You are not there to be entertained. You are there to accomplish something on a spiritual level – to come closer to the Almighty, to introspect, to set yourself on a better path in life.
Don’t blame the service or the rabbi or the prayerbook. If you want to you can prepare in advance – read the machzor (the special prayerbook for Rosh Hashana and Yom Kippur) to understand the ideas and the words. Make a list of what deeds or behaviors you regret, would like to correct and would like the Almighty to forgive.

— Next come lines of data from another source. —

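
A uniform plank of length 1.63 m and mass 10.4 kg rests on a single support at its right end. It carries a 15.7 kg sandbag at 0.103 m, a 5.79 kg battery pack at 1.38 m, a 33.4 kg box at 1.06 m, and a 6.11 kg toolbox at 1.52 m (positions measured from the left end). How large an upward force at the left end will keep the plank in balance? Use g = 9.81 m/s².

F ≈ 323 N

Take moments about the right end.
Beam weight: 10.4 × 9.81 = 102 N down at 0.815 m → arm 0.815 m, τ = 102 × 0.815 = 83.13 N·m counterclockwise.
Sandbag: 15.7 × 9.81 = 154 N down at 0.103 m → arm 1.527 m, τ = 154 × 1.527 = 235.2 N·m counterclockwise.
Battery pack: 5.79 × 9.81 = 56.8 N down at 1.38 m → arm 0.25 m, τ = 56.8 × 0.25 = 14.2 N·m counterclockwise.
Box: 33.4 × 9.81 = 327.7 N down at 1.06 m → arm 0.57 m, τ = 327.7 × 0.57 = 186.8 N·m counterclockwise.
Toolbox: 6.11 × 9.81 = 59.94 N down at 1.52 m → arm 0.11 m, τ = 59.94 × 0.11 = 6.593 N·m counterclockwise.
Net moment of the loads = 525.9 N·m counterclockwise.
The upward force F acts at the left end, arm 1.63 m, giving F × 1.63 clockwise.
Στ = 0 ⇒ F × 1.63 = 525.9 ⇒ F = 525.9 / 1.63 = 323 N.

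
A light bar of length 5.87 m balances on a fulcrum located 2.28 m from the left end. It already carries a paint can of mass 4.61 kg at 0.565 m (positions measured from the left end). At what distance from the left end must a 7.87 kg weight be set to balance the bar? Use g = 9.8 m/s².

x ≈ 3.28 m from the left end

Taking torques about the fulcrum (at 2.28 m from the left end):
Paint can: 4.61 × 9.8 = 45.18 N down at 0.565 m → arm 1.715 m, τ = 45.18 × 1.715 = 77.48 N·m counterclockwise.
Net moment of existing loads = 77.48 N·m counterclockwise.
The weight weighs 7.87 × 9.8 = 77.13 N and must supply an equal clockwise moment, so its lever arm about the fulcrum is 77.48 / 77.13 = 1 m.
That puts it at 2.28 + 1 = 3.28 m from the left end.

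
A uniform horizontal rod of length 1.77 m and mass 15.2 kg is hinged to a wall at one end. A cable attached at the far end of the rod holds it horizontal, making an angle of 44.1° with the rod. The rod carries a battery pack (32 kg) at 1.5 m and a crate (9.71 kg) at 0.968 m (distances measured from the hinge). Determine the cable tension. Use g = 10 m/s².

T ≈ 575 N

Sum moments about the hinge (the unknown hinge reaction has zero arm there).
Beam weight: 15.2 × 10 = 152 N down at 0.885 m → arm 0.885 m, τ = 152 × 0.885 = 134.5 N·m clockwise.
Battery pack: 32 × 10 = 320 N down at 1.5 m → arm 1.5 m, τ = 320 × 1.5 = 480 N·m clockwise.
Crate: 9.71 × 10 = 97.1 N down at 0.968 m → arm 0.968 m, τ = 97.1 × 0.968 = 93.99 N·m clockwise.
Total clockwise load moment = 708.5 N·m.
The cable tension T acts at 1.77 m; only its component perpendicular to the rod, T sinθ, produces torque. sin 44.1° = 0.6959.
Setting net torque to zero: T × 1.77 × 0.6959 = 708.5 → T = 708.5 / 1.232 = 575 N.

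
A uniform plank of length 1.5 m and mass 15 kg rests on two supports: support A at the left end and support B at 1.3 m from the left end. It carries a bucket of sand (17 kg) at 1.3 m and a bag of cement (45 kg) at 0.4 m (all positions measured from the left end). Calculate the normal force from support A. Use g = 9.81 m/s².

R_A ≈ 368 N

Choose support B as the axis so its reaction then has zero moment arm.
Beam weight: 15 × 9.81 = 147.2 N down at 0.75 m → arm 0.55 m, τ = 147.2 × 0.55 = 80.96 N·m counterclockwise.
Bucket of sand: acts at the support B, moment arm 0 → no torque.
Bag of cement: 45 × 9.81 = 441.5 N down at 0.4 m → arm 0.9 m, τ = 441.5 × 0.9 = 397.4 N·m counterclockwise.
Net load moment about support B = 478.4 N·m counterclockwise.
Reaction R at support A is upward at 0 m, arm 1.3 m → moment R × 1.3 clockwise.
Balancing moments: R × 1.3 = 478.4, giving R = 368 N.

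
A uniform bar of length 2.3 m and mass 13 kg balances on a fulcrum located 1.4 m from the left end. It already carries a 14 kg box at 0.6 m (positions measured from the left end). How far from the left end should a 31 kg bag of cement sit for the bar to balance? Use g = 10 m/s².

Take moments about the fulcrum (at 1.4 m from the left end).
Beam weight: 13 × 10 = 130 N down at 1.15 m → arm 0.25 m, τ = 130 × 0.25 = 32.5 N·m counterclockwise.
Box: 14 × 10 = 140 N down at 0.6 m → arm 0.8 m, τ = 140 × 0.8 = 112 N·m counterclockwise.
Net moment of existing loads = 144.5 N·m counterclockwise.
The bag of cement weighs 31 × 10 = 310 N and must supply an equal clockwise moment, so its lever arm about the fulcrum is 144.5 / 310 = 0.466 m.
That puts it at 1.4 + 0.466 = 1.87 m from the left end.

x ≈ 1.87 m from the left end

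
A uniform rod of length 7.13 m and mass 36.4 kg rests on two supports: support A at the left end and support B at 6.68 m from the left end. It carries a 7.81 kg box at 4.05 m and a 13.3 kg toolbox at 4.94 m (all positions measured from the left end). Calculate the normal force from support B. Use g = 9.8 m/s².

Sum moments about support A (its reaction then has zero moment arm).
Beam weight: 36.4 × 9.8 = 356.7 N down at 3.565 m → arm 3.565 m, τ = 356.7 × 3.565 = 1272 N·m clockwise.
Box: 7.81 × 9.8 = 76.54 N down at 4.05 m → arm 4.05 m, τ = 76.54 × 4.05 = 310 N·m clockwise.
Toolbox: 13.3 × 9.8 = 130.3 N down at 4.94 m → arm 4.94 m, τ = 130.3 × 4.94 = 643.7 N·m clockwise.
Net load moment about support A = 2226 N·m clockwise.
Reaction R at support B is upward at 6.68 m, arm 6.68 m → moment R × 6.68 counterclockwise.
Στ = 0 ⇒ R × 6.68 = 2226 ⇒ R = 333 N.

R_B ≈ 333 N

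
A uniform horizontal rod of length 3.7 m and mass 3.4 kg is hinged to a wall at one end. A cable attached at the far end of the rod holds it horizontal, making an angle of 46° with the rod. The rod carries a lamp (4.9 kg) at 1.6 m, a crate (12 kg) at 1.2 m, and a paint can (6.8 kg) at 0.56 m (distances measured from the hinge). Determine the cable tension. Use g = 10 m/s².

Sum moments about the hinge (the unknown hinge reaction has zero arm there).
Beam weight: 3.4 × 10 = 34 N down at 1.85 m → arm 1.85 m, τ = 34 × 1.85 = 62.9 N·m clockwise.
Lamp: 4.9 × 10 = 49 N down at 1.6 m → arm 1.6 m, τ = 49 × 1.6 = 78.4 N·m clockwise.
Crate: 12 × 10 = 120 N down at 1.2 m → arm 1.2 m, τ = 120 × 1.2 = 144 N·m clockwise.
Paint can: 6.8 × 10 = 68 N down at 0.56 m → arm 0.56 m, τ = 68 × 0.56 = 38.08 N·m clockwise.
Total clockwise load moment = 323.4 N·m.
The cable tension T acts at 3.7 m; only its component perpendicular to the rod, T sinθ, produces torque. sin 46° = 0.7193.
Balancing moments: T × 3.7 × 0.7193 = 323.4, giving T = 323.4 / 2.661 = 122 N.

T ≈ 122 N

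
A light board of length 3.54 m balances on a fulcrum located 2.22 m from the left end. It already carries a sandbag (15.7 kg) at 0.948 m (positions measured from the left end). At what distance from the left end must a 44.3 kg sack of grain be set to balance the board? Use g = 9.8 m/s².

Taking torques about the fulcrum (at 2.22 m from the left end):
Sandbag: 15.7 × 9.8 = 153.9 N down at 0.948 m → arm 1.272 m, τ = 153.9 × 1.272 = 195.8 N·m counterclockwise.
Net moment of existing loads = 195.8 N·m counterclockwise.
The sack of grain weighs 44.3 × 9.8 = 434.1 N and must supply an equal clockwise moment, so its lever arm about the fulcrum is 195.8 / 434.1 = 0.451 m.
That puts it at 2.22 + 0.451 = 2.67 m from the left end.

x ≈ 2.67 m from the left end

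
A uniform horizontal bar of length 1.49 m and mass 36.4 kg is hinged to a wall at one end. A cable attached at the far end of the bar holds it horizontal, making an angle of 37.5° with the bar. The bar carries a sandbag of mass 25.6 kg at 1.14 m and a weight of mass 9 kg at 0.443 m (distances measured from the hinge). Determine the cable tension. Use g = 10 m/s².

Take moments about the hinge.
Beam weight: 36.4 × 10 = 364 N down at 0.745 m → arm 0.745 m, τ = 364 × 0.745 = 271.2 N·m clockwise.
Sandbag: 25.6 × 10 = 256 N down at 1.14 m → arm 1.14 m, τ = 256 × 1.14 = 291.8 N·m clockwise.
Weight: 9 × 10 = 90 N down at 0.443 m → arm 0.443 m, τ = 90 × 0.443 = 39.87 N·m clockwise.
Total clockwise load moment = 602.9 N·m.
The cable tension T acts at 1.49 m; only its component perpendicular to the bar, T sinθ, produces torque. sin 37.5° = 0.6088.
Balancing moments: T × 1.49 × 0.6088 = 602.9, giving T = 602.9 / 0.9071 = 665 N.

T ≈ 665 N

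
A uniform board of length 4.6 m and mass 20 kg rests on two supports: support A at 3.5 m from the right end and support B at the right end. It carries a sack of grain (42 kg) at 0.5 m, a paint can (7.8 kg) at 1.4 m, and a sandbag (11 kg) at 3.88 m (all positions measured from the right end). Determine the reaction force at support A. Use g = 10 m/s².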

The mind seems to have 2 tracks – a person can talk and think about what he wants to say next; he can read and think about something else; he can pray and think about a million other things. When reading a silent prayer, concentrate on what you’re reading. When listening to the chazan (the person leading the service) focus on a spiritual thought -“Almighty, I love You.” “Almighty forgive me.” “Almighty help me.” It prevents thinking about the score of the game, bills due, repairs needed at home. Most people will not understand the Hebrew liturgy being chanted. However, even if the mind can’t understand it, the heart and soul can take nourishment from the words, the tune, the atmosphere. Relax and listen to the essence.

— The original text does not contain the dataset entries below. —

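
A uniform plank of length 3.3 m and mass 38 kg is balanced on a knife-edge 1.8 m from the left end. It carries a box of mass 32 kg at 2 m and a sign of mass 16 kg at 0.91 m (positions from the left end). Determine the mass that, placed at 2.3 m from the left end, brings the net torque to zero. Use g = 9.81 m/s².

Taking torques about the knife-edge (at 1.8 m from the left end):
Beam weight: 38 × 9.81 = 372.8 N down at 1.65 m → arm 0.15 m, τ = 372.8 × 0.15 = 55.92 N·m counterclockwise.
Box: 32 × 9.81 = 313.9 N down at 2 m → arm 0.2 m, τ = 313.9 × 0.2 = 62.78 N·m clockwise.
Sign: 16 × 9.81 = 157 N down at 0.91 m → arm 0.89 m, τ = 157 × 0.89 = 139.7 N·m counterclockwise.
Net moment of known loads = 132.8 N·m counterclockwise.
An unknown mass m at 2.3 m has arm 0.5 m; its moment is m·g·0.5 clockwise.
Στ = 0 ⇒ m × 9.81 × 0.5 = 132.8 ⇒ m = 132.8 / (9.81 × 0.5) = 27.1 kg.

m ≈ 27.1 kg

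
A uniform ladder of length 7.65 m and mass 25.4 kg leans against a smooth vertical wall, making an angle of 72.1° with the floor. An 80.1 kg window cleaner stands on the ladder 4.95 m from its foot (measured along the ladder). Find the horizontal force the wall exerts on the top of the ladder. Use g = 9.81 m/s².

N_wall ≈ 204 N

About the foot of the ladder:
Ladder weight 25.4×9.81 = 249.2 N acts at 3.825 m along the ladder; its horizontal arm is 3.825·cos72.1° = 1.176 m → τ = 293.1 N·m clockwise.
Window cleaner: 80.1×9.81 = 785.8 N at 4.95 m → arm 1.521 m → τ = 1195 N·m clockwise.
Wall normal N acts horizontally at the top; its moment arm is the height L sinθ = 7.65·sin72.1° = 7.28 m, counterclockwise.
Setting net torque to zero: N × 7.28 = 1488 → N = 204 N.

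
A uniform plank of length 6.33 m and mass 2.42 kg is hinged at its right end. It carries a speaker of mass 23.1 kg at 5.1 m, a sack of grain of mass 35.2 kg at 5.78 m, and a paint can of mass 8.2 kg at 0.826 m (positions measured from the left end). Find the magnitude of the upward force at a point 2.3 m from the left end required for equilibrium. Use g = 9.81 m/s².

F ≈ 245 N

Taking torques about the right end:
Beam weight: 2.42 × 9.81 = 23.74 N down at 3.165 m → arm 3.165 m, τ = 23.74 × 3.165 = 75.14 N·m counterclockwise.
Speaker: 23.1 × 9.81 = 226.6 N down at 5.1 m → arm 1.23 m, τ = 226.6 × 1.23 = 278.7 N·m counterclockwise.
Sack of grain: 35.2 × 9.81 = 345.3 N down at 5.78 m → arm 0.55 m, τ = 345.3 × 0.55 = 189.9 N·m counterclockwise.
Paint can: 8.2 × 9.81 = 80.44 N down at 0.826 m → arm 5.504 m, τ = 80.44 × 5.504 = 442.7 N·m counterclockwise.
Net moment of the loads = 986.4 N·m counterclockwise.
The upward force F acts at a point 2.3 m from the left end, arm 4.03 m, giving F × 4.03 clockwise.
Balancing moments: F × 4.03 = 986.4, giving F = 986.4 / 4.03 = 245 N.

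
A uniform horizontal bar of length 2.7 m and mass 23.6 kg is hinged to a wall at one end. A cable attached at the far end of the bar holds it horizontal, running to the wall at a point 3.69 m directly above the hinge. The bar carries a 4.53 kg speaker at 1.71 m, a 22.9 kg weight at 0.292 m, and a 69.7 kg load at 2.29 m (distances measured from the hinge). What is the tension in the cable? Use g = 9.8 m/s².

T ≈ 926 N

Taking torques about the hinge:
Beam weight: 23.6 × 9.8 = 231.3 N down at 1.35 m → arm 1.35 m, τ = 231.3 × 1.35 = 312.3 N·m clockwise.
Speaker: 4.53 × 9.8 = 44.39 N down at 1.71 m → arm 1.71 m, τ = 44.39 × 1.71 = 75.91 N·m clockwise.
Weight: 22.9 × 9.8 = 224.4 N down at 0.292 m → arm 0.292 m, τ = 224.4 × 0.292 = 65.52 N·m clockwise.
Load: 69.7 × 9.8 = 683.1 N down at 2.29 m → arm 2.29 m, τ = 683.1 × 2.29 = 1564 N·m clockwise.
Total clockwise load moment = 2018 N·m.
The cable tension T acts at 2.7 m; only its component perpendicular to the bar, T sinθ, produces torque. sinθ = h/√(h²+d²) = 3.69/√(3.69²+2.7²) = 0.807.
Στ = 0 ⇒ T × 2.7 × 0.807 = 2018 ⇒ T = 2018 / 2.179 = 926 N.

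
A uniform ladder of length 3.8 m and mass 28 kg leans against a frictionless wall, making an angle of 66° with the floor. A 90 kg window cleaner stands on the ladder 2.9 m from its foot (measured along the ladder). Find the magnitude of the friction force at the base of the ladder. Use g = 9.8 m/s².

Choose the foot of the ladder as the axis so the floor normal and friction both act there and drop out.
Ladder weight 28×9.8 = 274.4 N acts at 1.9 m along the ladder; its horizontal arm is 1.9·cos66° = 0.7728 m → τ = 212.1 N·m clockwise.
Window cleaner: 90×9.8 = 882 N at 2.9 m → arm 1.18 m → τ = 1041 N·m clockwise.
Wall normal N acts horizontally at the top; its moment arm is the height L sinθ = 3.8·sin66° = 3.471 m, counterclockwise.
Στ = 0 ⇒ N × 3.471 = 1253 ⇒ N = 361 N.
ΣFx = 0: friction at the foot balances the wall's push, so f = N_wall = 361 N.

f ≈ 361 N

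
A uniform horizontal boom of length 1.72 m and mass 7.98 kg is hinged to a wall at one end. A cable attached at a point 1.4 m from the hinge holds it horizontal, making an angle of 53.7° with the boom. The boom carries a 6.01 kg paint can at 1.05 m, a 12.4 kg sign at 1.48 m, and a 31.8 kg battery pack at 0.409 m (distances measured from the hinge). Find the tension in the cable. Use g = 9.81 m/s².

Take moments about the hinge.
Beam weight: 7.98 × 9.81 = 78.28 N down at 0.86 m → arm 0.86 m, τ = 78.28 × 0.86 = 67.32 N·m clockwise.
Paint can: 6.01 × 9.81 = 58.96 N down at 1.05 m → arm 1.05 m, τ = 58.96 × 1.05 = 61.91 N·m clockwise.
Sign: 12.4 × 9.81 = 121.6 N down at 1.48 m → arm 1.48 m, τ = 121.6 × 1.48 = 180 N·m clockwise.
Battery pack: 31.8 × 9.81 = 312 N down at 0.409 m → arm 0.409 m, τ = 312 × 0.409 = 127.6 N·m clockwise.
Total clockwise load moment = 436.8 N·m.
The cable tension T acts at 1.4 m; only its component perpendicular to the boom, T sinθ, produces torque. sin 53.7° = 0.8059.
Balancing moments: T × 1.4 × 0.8059 = 436.8, giving T = 436.8 / 1.128 = 387 N.

T ≈ 387 N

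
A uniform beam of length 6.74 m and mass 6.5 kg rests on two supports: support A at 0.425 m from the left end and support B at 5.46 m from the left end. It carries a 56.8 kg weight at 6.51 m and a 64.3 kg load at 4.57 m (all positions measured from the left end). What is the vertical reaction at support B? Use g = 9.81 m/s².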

Make the best use of your time. Look at the commentary on the prayers. Bring something about Yom Kippur to read. And if you are really suffering, then just ask, “Almighty, please accept all of my suffering for being in synagogue as an atonement for my transgressions.”
Many people complain each year, “How can my synagogue charge so much for tickets for High Holiday services? It’s a sin to have to pay to pray!” Actually, you don’t have to pay to pray; you can stay home and pray. Unfortunately, only 25% of all Jews in the USA belong to anything Jewish -and possibly most belong to Jewish Community Centers. This means that for the synagogue to stay solvent all year for the “twice a year” Jew to attend, they have get support where and when they can.
I believe that people were paying a lot more for tickets to the Olympic games than most synagogues charge for High Holiday tickets – and the people were glad to be able to get tickets. Believe me, you will get more out of synagogue on Yom Kippur than watching people run around a track!